I like buying from www.finevinewines.com too, whenever possible. However, if price is an issue, you may want to check ebay. I recently bought a new pHep 5 for $79 with free shipping. The seller was onewayoutsales. Great transaction. Just a thought.

Best,
Jason


----------



## Wade E (Jul 19, 2011)

I too have the PHEP meter and love it. I highly recommend spending a few more dollars and getting it from FineVineWines. Check out the link below and with he discount it may just make it under $100.
http://finevinewines.com/FVW_Growers_Club.htm


----------



## mmadmikes1 (Jul 19, 2011)

I bought a horticare meter from the local pot growing store and it is the best PH meter I have owned and I have owned a lot. This sucker has went swimming in beer and wine numerous times and come out perfect. It is a piece of cake to calibrate(I have only had to do it once in 9 months). Yep I am a commercial. I love the thing. O ya, the cap is air tight and the probe stays wet with very little solution laying on the counter. It has never dried out


----------



## joea132 (Jul 20, 2011)

I use this meter and I like it alot. You can find then for $35 plus the buffer solutions. It's not waterproof or anything but I never planned on SCUBA diving with it...
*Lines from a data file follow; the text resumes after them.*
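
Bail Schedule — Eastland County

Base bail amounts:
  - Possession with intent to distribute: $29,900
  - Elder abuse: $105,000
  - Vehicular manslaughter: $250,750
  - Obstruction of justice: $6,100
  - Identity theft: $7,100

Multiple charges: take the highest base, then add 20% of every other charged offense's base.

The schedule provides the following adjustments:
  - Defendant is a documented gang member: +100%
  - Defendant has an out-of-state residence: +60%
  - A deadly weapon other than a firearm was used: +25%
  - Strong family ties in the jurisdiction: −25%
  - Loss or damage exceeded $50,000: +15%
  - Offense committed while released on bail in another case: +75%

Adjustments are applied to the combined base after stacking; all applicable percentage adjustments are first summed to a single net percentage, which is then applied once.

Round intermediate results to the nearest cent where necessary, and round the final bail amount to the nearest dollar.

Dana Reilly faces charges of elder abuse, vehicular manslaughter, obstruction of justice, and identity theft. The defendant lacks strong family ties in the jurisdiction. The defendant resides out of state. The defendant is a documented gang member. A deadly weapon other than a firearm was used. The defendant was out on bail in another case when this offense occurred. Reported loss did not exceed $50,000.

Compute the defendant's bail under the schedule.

Base amounts from the schedule: elder abuse $105,000; vehicular manslaughter $250,750; obstruction of justice $6,100; identity theft $7,100.
Stacking rule: highest base plus 20% of each additional charge. Highest is vehicular manslaughter at $250,750. Additional: $105,000 × 20% = $21,000; $6,100 × 20% = $1,220; $7,100 × 20% = $1,420. Combined base = $250,750 + $23,640 = $274,390.
Net percentage adjustment: +100% +60% +25% +75% = +260%. $274,390 × 3.6 = $987,804.

$987,804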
Google: Hanna Instruments pH Checker Tester. Model HI 98103.


----------



## Flem (Jul 20, 2011)

Here's the one I got. I tried the pHep5 and had problems with it.

http://www.4oakton.com/proddetail.asp?parent=2&prod=317&seq=4&TotRec=13


----------



## djrockinsteve (Jul 20, 2011)

Here are 2 links to our tutorial section to assist you in using the meter.

How to use a ph meter,
http://www.winemakingtalk.com/forum/showthread.php?t=11240

How to take an acid reading using a ph meter
http://www.winemakingtalk.com/forum/showthread.php?t=11244


----------



## mmadmikes1 (Jul 20, 2011)

no one ever plans to have them go swimming, but it HAPPENS. i WENT THOUGH 6 OF THOSE


----------



## Paulc (Jul 21, 2011)

Thanks a bunch everyone!


----------



## homer (Jul 23, 2011)

I bought an inexpensive one, mistake, so much is riding on your PH readings, my next one will be a good one. bk


----------